The proof of this is that the sines are proportional to each other, for as is the proportion of line CY to line PY so is the proportion of the sine of angle CPY to the sine of angle PCY (as was shown in section 87). Furthermore, the proportion of line CY to line HC is as the proportion of the sine of angle CHY to the sine of angle CYH. The line PY of this proportion is then equal to the line HC of the other proportion. Therefore, proportion of these pairs of angles must be equal to each other [CPY:PCY = CHY:CYH].
Through this approach any arc on the small circle can be used to determine the degree measure of any arc on the large circle from the maximum to the minimum and from the minimum to the maximum [through 360 degrees].
If two lines extend, one from the center of the large circle and one from a point outside the center, and both pass through the center of the small circle until its circumference, like so,
where lines BH and CH extend respectively from center B and point C to center H: In this formation one can determine arc GI at any degree of the large circle providing on knows the measure of arc AH. In addition, the following can be known: line BC, line BH (which is half of the diameter), angle BHC, and that angles BHC and GHI are equal.

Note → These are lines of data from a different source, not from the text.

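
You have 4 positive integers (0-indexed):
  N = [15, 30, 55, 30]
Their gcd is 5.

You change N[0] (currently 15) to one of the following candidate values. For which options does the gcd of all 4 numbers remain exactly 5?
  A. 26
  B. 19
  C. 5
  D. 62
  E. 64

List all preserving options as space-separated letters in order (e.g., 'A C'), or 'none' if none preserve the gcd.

Answer: C

Derivation:
Old gcd = 5; gcd of others (without N[0]) = 5
New gcd for candidate v: gcd(5, v). Preserves old gcd iff gcd(5, v) = 5.
  Option A: v=26, gcd(5,26)=1 -> changes
  Option B: v=19, gcd(5,19)=1 -> changes
  Option C: v=5, gcd(5,5)=5 -> preserves
  Option D: v=62, gcd(5,62)=1 -> changes
  Option E: v=64, gcd(5,64)=1 -> changes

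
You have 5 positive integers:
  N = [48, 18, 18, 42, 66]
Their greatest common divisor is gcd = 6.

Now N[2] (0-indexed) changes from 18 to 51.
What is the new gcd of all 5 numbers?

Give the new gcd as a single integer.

Numbers: [48, 18, 18, 42, 66], gcd = 6
Change: index 2, 18 -> 51
gcd of the OTHER numbers (without index 2): gcd([48, 18, 42, 66]) = 6
New gcd = gcd(g_others, new_val) = gcd(6, 51) = 3

Answer: 3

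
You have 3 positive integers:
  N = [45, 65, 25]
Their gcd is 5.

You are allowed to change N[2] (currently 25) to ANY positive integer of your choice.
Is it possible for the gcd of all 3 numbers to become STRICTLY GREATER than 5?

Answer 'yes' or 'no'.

Answer: no

Derivation:
Current gcd = 5
gcd of all OTHER numbers (without N[2]=25): gcd([45, 65]) = 5
The new gcd after any change is gcd(5, new_value).
This can be at most 5.
Since 5 = old gcd 5, the gcd can only stay the same or decrease.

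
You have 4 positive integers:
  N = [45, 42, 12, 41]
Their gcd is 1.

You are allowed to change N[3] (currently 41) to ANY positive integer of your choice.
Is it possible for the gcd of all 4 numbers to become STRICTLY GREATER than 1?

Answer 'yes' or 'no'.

Answer: yes

Derivation:
Current gcd = 1
gcd of all OTHER numbers (without N[3]=41): gcd([45, 42, 12]) = 3
The new gcd after any change is gcd(3, new_value).
This can be at most 3.
Since 3 > old gcd 1, the gcd CAN increase (e.g., set N[3] = 3).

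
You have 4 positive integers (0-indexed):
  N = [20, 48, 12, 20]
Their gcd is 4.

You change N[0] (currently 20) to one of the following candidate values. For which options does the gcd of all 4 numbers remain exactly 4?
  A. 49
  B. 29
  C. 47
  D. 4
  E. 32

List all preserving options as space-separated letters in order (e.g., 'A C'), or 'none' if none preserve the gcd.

Old gcd = 4; gcd of others (without N[0]) = 4
New gcd for candidate v: gcd(4, v). Preserves old gcd iff gcd(4, v) = 4.
  Option A: v=49, gcd(4,49)=1 -> changes
  Option B: v=29, gcd(4,29)=1 -> changes
  Option C: v=47, gcd(4,47)=1 -> changes
  Option D: v=4, gcd(4,4)=4 -> preserves
  Option E: v=32, gcd(4,32)=4 -> preserves

Answer: D E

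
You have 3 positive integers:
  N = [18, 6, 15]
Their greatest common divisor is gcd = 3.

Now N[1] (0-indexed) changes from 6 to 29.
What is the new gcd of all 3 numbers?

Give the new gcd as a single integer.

Answer: 1

Derivation:
Numbers: [18, 6, 15], gcd = 3
Change: index 1, 6 -> 29
gcd of the OTHER numbers (without index 1): gcd([18, 15]) = 3
New gcd = gcd(g_others, new_val) = gcd(3, 29) = 1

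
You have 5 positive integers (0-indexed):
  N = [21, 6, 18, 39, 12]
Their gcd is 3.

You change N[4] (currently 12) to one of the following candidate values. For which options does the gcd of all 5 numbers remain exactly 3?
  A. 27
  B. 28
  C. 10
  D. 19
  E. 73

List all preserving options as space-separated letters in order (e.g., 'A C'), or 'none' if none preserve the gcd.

Old gcd = 3; gcd of others (without N[4]) = 3
New gcd for candidate v: gcd(3, v). Preserves old gcd iff gcd(3, v) = 3.
  Option A: v=27, gcd(3,27)=3 -> preserves
  Option B: v=28, gcd(3,28)=1 -> changes
  Option C: v=10, gcd(3,10)=1 -> changes
  Option D: v=19, gcd(3,19)=1 -> changes
  Option E: v=73, gcd(3,73)=1 -> changes

Answer: A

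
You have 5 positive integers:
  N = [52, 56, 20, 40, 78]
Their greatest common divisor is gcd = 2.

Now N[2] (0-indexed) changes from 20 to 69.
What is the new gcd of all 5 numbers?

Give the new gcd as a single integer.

Numbers: [52, 56, 20, 40, 78], gcd = 2
Change: index 2, 20 -> 69
gcd of the OTHER numbers (without index 2): gcd([52, 56, 40, 78]) = 2
New gcd = gcd(g_others, new_val) = gcd(2, 69) = 1

Answer: 1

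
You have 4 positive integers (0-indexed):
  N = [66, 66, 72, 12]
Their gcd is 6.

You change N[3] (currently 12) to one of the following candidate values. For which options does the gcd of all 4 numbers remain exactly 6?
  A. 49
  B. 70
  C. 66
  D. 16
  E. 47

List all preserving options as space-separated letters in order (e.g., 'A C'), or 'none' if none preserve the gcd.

Old gcd = 6; gcd of others (without N[3]) = 6
New gcd for candidate v: gcd(6, v). Preserves old gcd iff gcd(6, v) = 6.
  Option A: v=49, gcd(6,49)=1 -> changes
  Option B: v=70, gcd(6,70)=2 -> changes
  Option C: v=66, gcd(6,66)=6 -> preserves
  Option D: v=16, gcd(6,16)=2 -> changes
  Option E: v=47, gcd(6,47)=1 -> changes

Answer: C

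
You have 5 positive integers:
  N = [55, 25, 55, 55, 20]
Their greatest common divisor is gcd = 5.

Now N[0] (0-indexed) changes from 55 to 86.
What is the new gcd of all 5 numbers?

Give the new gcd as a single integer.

Numbers: [55, 25, 55, 55, 20], gcd = 5
Change: index 0, 55 -> 86
gcd of the OTHER numbers (without index 0): gcd([25, 55, 55, 20]) = 5
New gcd = gcd(g_others, new_val) = gcd(5, 86) = 1

Answer: 1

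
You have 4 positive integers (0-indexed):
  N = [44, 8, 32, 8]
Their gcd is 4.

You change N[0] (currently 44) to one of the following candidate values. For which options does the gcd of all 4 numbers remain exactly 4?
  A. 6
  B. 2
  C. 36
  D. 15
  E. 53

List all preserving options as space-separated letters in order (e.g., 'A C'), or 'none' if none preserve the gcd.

Old gcd = 4; gcd of others (without N[0]) = 8
New gcd for candidate v: gcd(8, v). Preserves old gcd iff gcd(8, v) = 4.
  Option A: v=6, gcd(8,6)=2 -> changes
  Option B: v=2, gcd(8,2)=2 -> changes
  Option C: v=36, gcd(8,36)=4 -> preserves
  Option D: v=15, gcd(8,15)=1 -> changes
  Option E: v=53, gcd(8,53)=1 -> changes

Answer: C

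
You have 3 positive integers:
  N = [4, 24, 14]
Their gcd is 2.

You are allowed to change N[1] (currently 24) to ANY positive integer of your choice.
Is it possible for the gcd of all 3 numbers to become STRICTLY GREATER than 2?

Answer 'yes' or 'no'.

Current gcd = 2
gcd of all OTHER numbers (without N[1]=24): gcd([4, 14]) = 2
The new gcd after any change is gcd(2, new_value).
This can be at most 2.
Since 2 = old gcd 2, the gcd can only stay the same or decrease.

Answer: no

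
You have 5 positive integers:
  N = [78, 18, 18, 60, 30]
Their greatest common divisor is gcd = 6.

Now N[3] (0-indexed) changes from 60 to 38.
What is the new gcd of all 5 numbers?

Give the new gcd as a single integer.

Answer: 2

Derivation:
Numbers: [78, 18, 18, 60, 30], gcd = 6
Change: index 3, 60 -> 38
gcd of the OTHER numbers (without index 3): gcd([78, 18, 18, 30]) = 6
New gcd = gcd(g_others, new_val) = gcd(6, 38) = 2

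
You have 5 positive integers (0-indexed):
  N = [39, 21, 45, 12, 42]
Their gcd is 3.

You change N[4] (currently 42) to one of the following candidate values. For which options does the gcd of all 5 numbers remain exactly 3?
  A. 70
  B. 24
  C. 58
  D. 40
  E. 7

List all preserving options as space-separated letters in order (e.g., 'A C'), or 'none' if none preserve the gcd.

Answer: B

Derivation:
Old gcd = 3; gcd of others (without N[4]) = 3
New gcd for candidate v: gcd(3, v). Preserves old gcd iff gcd(3, v) = 3.
  Option A: v=70, gcd(3,70)=1 -> changes
  Option B: v=24, gcd(3,24)=3 -> preserves
  Option C: v=58, gcd(3,58)=1 -> changes
  Option D: v=40, gcd(3,40)=1 -> changes
  Option E: v=7, gcd(3,7)=1 -> changes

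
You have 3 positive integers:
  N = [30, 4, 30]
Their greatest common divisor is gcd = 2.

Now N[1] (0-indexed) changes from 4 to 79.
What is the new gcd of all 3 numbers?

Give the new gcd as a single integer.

Answer: 1

Derivation:
Numbers: [30, 4, 30], gcd = 2
Change: index 1, 4 -> 79
gcd of the OTHER numbers (without index 1): gcd([30, 30]) = 30
New gcd = gcd(g_others, new_val) = gcd(30, 79) = 1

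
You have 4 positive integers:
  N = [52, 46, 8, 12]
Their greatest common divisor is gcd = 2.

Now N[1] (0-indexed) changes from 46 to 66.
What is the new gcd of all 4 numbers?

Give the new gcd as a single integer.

Numbers: [52, 46, 8, 12], gcd = 2
Change: index 1, 46 -> 66
gcd of the OTHER numbers (without index 1): gcd([52, 8, 12]) = 4
New gcd = gcd(g_others, new_val) = gcd(4, 66) = 2

Answer: 2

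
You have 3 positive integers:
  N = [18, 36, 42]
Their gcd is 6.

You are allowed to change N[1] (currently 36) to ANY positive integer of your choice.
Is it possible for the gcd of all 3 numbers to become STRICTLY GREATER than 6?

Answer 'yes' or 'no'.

Current gcd = 6
gcd of all OTHER numbers (without N[1]=36): gcd([18, 42]) = 6
The new gcd after any change is gcd(6, new_value).
This can be at most 6.
Since 6 = old gcd 6, the gcd can only stay the same or decrease.

Answer: no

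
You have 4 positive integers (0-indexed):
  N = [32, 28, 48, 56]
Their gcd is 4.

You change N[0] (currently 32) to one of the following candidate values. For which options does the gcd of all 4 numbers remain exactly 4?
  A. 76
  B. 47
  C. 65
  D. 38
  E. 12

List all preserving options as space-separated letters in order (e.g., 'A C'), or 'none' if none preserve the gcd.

Answer: A E

Derivation:
Old gcd = 4; gcd of others (without N[0]) = 4
New gcd for candidate v: gcd(4, v). Preserves old gcd iff gcd(4, v) = 4.
  Option A: v=76, gcd(4,76)=4 -> preserves
  Option B: v=47, gcd(4,47)=1 -> changes
  Option C: v=65, gcd(4,65)=1 -> changes
  Option D: v=38, gcd(4,38)=2 -> changes
  Option E: v=12, gcd(4,12)=4 -> preserves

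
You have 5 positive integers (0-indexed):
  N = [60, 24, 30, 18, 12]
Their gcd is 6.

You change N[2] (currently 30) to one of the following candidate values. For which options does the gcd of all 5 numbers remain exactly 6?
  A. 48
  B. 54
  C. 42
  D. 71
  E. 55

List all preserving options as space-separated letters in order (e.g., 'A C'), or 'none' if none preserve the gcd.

Answer: A B C

Derivation:
Old gcd = 6; gcd of others (without N[2]) = 6
New gcd for candidate v: gcd(6, v). Preserves old gcd iff gcd(6, v) = 6.
  Option A: v=48, gcd(6,48)=6 -> preserves
  Option B: v=54, gcd(6,54)=6 -> preserves
  Option C: v=42, gcd(6,42)=6 -> preserves
  Option D: v=71, gcd(6,71)=1 -> changes
  Option E: v=55, gcd(6,55)=1 -> changes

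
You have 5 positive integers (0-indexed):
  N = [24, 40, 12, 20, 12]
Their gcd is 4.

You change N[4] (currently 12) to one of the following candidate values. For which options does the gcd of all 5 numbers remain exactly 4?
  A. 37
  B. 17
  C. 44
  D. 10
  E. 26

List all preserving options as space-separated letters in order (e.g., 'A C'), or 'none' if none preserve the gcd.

Old gcd = 4; gcd of others (without N[4]) = 4
New gcd for candidate v: gcd(4, v). Preserves old gcd iff gcd(4, v) = 4.
  Option A: v=37, gcd(4,37)=1 -> changes
  Option B: v=17, gcd(4,17)=1 -> changes
  Option C: v=44, gcd(4,44)=4 -> preserves
  Option D: v=10, gcd(4,10)=2 -> changes
  Option E: v=26, gcd(4,26)=2 -> changes

Answer: C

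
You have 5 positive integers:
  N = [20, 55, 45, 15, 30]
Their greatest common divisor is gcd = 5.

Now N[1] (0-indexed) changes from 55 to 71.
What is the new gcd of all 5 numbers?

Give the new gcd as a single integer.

Numbers: [20, 55, 45, 15, 30], gcd = 5
Change: index 1, 55 -> 71
gcd of the OTHER numbers (without index 1): gcd([20, 45, 15, 30]) = 5
New gcd = gcd(g_others, new_val) = gcd(5, 71) = 1

Answer: 1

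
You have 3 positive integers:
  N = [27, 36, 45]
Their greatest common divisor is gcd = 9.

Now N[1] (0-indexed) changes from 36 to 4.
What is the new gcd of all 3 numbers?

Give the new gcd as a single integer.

Answer: 1

Derivation:
Numbers: [27, 36, 45], gcd = 9
Change: index 1, 36 -> 4
gcd of the OTHER numbers (without index 1): gcd([27, 45]) = 9
New gcd = gcd(g_others, new_val) = gcd(9, 4) = 1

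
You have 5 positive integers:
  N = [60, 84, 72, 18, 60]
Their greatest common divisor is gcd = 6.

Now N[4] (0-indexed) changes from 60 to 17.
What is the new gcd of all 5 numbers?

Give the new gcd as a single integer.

Numbers: [60, 84, 72, 18, 60], gcd = 6
Change: index 4, 60 -> 17
gcd of the OTHER numbers (without index 4): gcd([60, 84, 72, 18]) = 6
New gcd = gcd(g_others, new_val) = gcd(6, 17) = 1

Answer: 1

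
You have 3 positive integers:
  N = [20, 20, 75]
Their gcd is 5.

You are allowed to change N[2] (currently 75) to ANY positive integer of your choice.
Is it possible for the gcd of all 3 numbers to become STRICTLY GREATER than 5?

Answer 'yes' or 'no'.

Answer: yes

Derivation:
Current gcd = 5
gcd of all OTHER numbers (without N[2]=75): gcd([20, 20]) = 20
The new gcd after any change is gcd(20, new_value).
This can be at most 20.
Since 20 > old gcd 5, the gcd CAN increase (e.g., set N[2] = 20).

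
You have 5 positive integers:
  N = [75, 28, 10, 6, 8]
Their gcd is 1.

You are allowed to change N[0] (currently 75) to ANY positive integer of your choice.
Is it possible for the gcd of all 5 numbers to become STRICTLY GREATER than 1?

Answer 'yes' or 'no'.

Current gcd = 1
gcd of all OTHER numbers (without N[0]=75): gcd([28, 10, 6, 8]) = 2
The new gcd after any change is gcd(2, new_value).
This can be at most 2.
Since 2 > old gcd 1, the gcd CAN increase (e.g., set N[0] = 2).

Answer: yes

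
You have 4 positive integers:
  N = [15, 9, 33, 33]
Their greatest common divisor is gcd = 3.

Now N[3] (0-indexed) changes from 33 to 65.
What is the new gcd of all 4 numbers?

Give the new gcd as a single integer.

Numbers: [15, 9, 33, 33], gcd = 3
Change: index 3, 33 -> 65
gcd of the OTHER numbers (without index 3): gcd([15, 9, 33]) = 3
New gcd = gcd(g_others, new_val) = gcd(3, 65) = 1

Answer: 1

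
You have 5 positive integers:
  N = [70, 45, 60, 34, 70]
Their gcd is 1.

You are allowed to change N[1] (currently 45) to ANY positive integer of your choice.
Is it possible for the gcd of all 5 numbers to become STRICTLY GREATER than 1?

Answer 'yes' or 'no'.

Answer: yes

Derivation:
Current gcd = 1
gcd of all OTHER numbers (without N[1]=45): gcd([70, 60, 34, 70]) = 2
The new gcd after any change is gcd(2, new_value).
This can be at most 2.
Since 2 > old gcd 1, the gcd CAN increase (e.g., set N[1] = 2).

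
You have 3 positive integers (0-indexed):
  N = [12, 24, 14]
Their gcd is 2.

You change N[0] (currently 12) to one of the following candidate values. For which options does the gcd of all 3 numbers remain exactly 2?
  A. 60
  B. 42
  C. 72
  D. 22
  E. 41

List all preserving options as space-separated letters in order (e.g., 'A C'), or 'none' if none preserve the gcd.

Answer: A B C D

Derivation:
Old gcd = 2; gcd of others (without N[0]) = 2
New gcd for candidate v: gcd(2, v). Preserves old gcd iff gcd(2, v) = 2.
  Option A: v=60, gcd(2,60)=2 -> preserves
  Option B: v=42, gcd(2,42)=2 -> preserves
  Option C: v=72, gcd(2,72)=2 -> preserves
  Option D: v=22, gcd(2,22)=2 -> preserves
  Option E: v=41, gcd(2,41)=1 -> changes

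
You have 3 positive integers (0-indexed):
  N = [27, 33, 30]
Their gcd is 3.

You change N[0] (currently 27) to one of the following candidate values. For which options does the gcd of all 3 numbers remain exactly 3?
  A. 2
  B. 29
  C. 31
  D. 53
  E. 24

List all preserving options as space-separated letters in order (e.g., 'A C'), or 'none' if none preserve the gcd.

Old gcd = 3; gcd of others (without N[0]) = 3
New gcd for candidate v: gcd(3, v). Preserves old gcd iff gcd(3, v) = 3.
  Option A: v=2, gcd(3,2)=1 -> changes
  Option B: v=29, gcd(3,29)=1 -> changes
  Option C: v=31, gcd(3,31)=1 -> changes
  Option D: v=53, gcd(3,53)=1 -> changes
  Option E: v=24, gcd(3,24)=3 -> preserves

Answer: E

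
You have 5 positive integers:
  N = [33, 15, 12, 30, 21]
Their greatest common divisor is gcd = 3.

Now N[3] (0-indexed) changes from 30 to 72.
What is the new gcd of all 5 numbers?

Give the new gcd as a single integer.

Answer: 3

Derivation:
Numbers: [33, 15, 12, 30, 21], gcd = 3
Change: index 3, 30 -> 72
gcd of the OTHER numbers (without index 3): gcd([33, 15, 12, 21]) = 3
New gcd = gcd(g_others, new_val) = gcd(3, 72) = 3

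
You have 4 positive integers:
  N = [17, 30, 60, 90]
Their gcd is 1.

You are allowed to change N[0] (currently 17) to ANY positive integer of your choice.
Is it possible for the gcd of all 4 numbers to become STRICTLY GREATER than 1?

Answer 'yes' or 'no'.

Current gcd = 1
gcd of all OTHER numbers (without N[0]=17): gcd([30, 60, 90]) = 30
The new gcd after any change is gcd(30, new_value).
This can be at most 30.
Since 30 > old gcd 1, the gcd CAN increase (e.g., set N[0] = 30).

Answer: yes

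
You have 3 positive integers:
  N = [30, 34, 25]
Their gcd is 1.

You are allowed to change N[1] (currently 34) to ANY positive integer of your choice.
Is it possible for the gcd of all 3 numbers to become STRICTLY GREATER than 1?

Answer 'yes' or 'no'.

Current gcd = 1
gcd of all OTHER numbers (without N[1]=34): gcd([30, 25]) = 5
The new gcd after any change is gcd(5, new_value).
This can be at most 5.
Since 5 > old gcd 1, the gcd CAN increase (e.g., set N[1] = 5).

Answer: yes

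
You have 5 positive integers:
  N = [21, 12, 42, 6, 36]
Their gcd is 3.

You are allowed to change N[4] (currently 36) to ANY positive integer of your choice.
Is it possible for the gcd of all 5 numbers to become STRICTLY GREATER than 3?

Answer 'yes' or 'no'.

Answer: no

Derivation:
Current gcd = 3
gcd of all OTHER numbers (without N[4]=36): gcd([21, 12, 42, 6]) = 3
The new gcd after any change is gcd(3, new_value).
This can be at most 3.
Since 3 = old gcd 3, the gcd can only stay the same or decrease.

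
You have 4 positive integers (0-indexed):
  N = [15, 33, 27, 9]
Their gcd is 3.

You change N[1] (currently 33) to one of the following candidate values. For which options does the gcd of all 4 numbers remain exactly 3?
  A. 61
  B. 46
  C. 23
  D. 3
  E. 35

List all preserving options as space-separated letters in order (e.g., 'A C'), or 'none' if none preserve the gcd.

Answer: D

Derivation:
Old gcd = 3; gcd of others (without N[1]) = 3
New gcd for candidate v: gcd(3, v). Preserves old gcd iff gcd(3, v) = 3.
  Option A: v=61, gcd(3,61)=1 -> changes
  Option B: v=46, gcd(3,46)=1 -> changes
  Option C: v=23, gcd(3,23)=1 -> changes
  Option D: v=3, gcd(3,3)=3 -> preserves
  Option E: v=35, gcd(3,35)=1 -> changes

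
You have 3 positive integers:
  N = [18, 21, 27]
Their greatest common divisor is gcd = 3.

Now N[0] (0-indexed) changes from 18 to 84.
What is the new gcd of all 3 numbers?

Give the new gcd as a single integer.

Answer: 3

Derivation:
Numbers: [18, 21, 27], gcd = 3
Change: index 0, 18 -> 84
gcd of the OTHER numbers (without index 0): gcd([21, 27]) = 3
New gcd = gcd(g_others, new_val) = gcd(3, 84) = 3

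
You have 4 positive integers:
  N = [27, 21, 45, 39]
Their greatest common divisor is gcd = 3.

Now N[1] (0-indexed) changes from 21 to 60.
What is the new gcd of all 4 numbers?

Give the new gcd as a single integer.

Answer: 3

Derivation:
Numbers: [27, 21, 45, 39], gcd = 3
Change: index 1, 21 -> 60
gcd of the OTHER numbers (without index 1): gcd([27, 45, 39]) = 3
New gcd = gcd(g_others, new_val) = gcd(3, 60) = 3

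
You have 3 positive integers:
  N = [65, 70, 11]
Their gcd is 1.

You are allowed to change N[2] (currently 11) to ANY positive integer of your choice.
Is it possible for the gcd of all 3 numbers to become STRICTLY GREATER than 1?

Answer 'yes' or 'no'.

Current gcd = 1
gcd of all OTHER numbers (without N[2]=11): gcd([65, 70]) = 5
The new gcd after any change is gcd(5, new_value).
This can be at most 5.
Since 5 > old gcd 1, the gcd CAN increase (e.g., set N[2] = 5).

Answer: yes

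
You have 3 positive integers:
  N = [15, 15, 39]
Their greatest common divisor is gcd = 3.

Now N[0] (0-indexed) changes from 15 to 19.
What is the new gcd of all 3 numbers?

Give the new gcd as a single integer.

Numbers: [15, 15, 39], gcd = 3
Change: index 0, 15 -> 19
gcd of the OTHER numbers (without index 0): gcd([15, 39]) = 3
New gcd = gcd(g_others, new_val) = gcd(3, 19) = 1

Answer: 1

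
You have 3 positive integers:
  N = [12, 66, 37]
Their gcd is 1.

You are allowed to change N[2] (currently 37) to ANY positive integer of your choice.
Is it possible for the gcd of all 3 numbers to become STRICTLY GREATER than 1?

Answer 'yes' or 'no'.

Current gcd = 1
gcd of all OTHER numbers (without N[2]=37): gcd([12, 66]) = 6
The new gcd after any change is gcd(6, new_value).
This can be at most 6.
Since 6 > old gcd 1, the gcd CAN increase (e.g., set N[2] = 6).

Answer: yes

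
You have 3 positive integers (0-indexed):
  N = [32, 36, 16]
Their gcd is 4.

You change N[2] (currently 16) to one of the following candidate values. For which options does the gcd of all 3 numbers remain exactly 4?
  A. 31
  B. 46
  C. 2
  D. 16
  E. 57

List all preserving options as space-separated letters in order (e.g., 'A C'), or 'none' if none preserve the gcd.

Answer: D

Derivation:
Old gcd = 4; gcd of others (without N[2]) = 4
New gcd for candidate v: gcd(4, v). Preserves old gcd iff gcd(4, v) = 4.
  Option A: v=31, gcd(4,31)=1 -> changes
  Option B: v=46, gcd(4,46)=2 -> changes
  Option C: v=2, gcd(4,2)=2 -> changes
  Option D: v=16, gcd(4,16)=4 -> preserves
  Option E: v=57, gcd(4,57)=1 -> changes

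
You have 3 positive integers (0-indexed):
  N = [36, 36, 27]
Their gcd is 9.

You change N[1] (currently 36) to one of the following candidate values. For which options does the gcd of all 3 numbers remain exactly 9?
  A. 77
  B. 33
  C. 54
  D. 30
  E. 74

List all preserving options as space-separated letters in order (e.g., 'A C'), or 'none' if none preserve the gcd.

Old gcd = 9; gcd of others (without N[1]) = 9
New gcd for candidate v: gcd(9, v). Preserves old gcd iff gcd(9, v) = 9.
  Option A: v=77, gcd(9,77)=1 -> changes
  Option B: v=33, gcd(9,33)=3 -> changes
  Option C: v=54, gcd(9,54)=9 -> preserves
  Option D: v=30, gcd(9,30)=3 -> changes
  Option E: v=74, gcd(9,74)=1 -> changes

Answer: C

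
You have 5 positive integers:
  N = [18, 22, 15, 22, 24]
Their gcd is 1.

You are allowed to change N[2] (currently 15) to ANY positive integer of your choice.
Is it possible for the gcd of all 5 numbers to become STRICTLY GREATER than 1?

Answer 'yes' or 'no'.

Current gcd = 1
gcd of all OTHER numbers (without N[2]=15): gcd([18, 22, 22, 24]) = 2
The new gcd after any change is gcd(2, new_value).
This can be at most 2.
Since 2 > old gcd 1, the gcd CAN increase (e.g., set N[2] = 2).

Answer: yes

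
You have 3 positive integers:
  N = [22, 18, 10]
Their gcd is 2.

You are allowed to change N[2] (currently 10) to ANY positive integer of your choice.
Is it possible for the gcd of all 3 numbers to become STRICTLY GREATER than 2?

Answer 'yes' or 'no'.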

Know further that all I have written in regard to a point that is outside the center from section 140 to 150 will apply to angle GHI here since angles BHC and GHI are equal and triangle BHC is equal to triangle ADC from section 140. The same is true for angle FHI that comes about through lines BH and DH and for the two lines extending from points outside the center, lines CH and DH, which create angle FHG. However, in this later instance either triangle CHD must be calculated first before triangle BHC is calculated so that line HC can be known, as was written in section 160, or, if lines BC and CD are equal, the proportion of the sines of the angles method may be used, as was written in the previous section.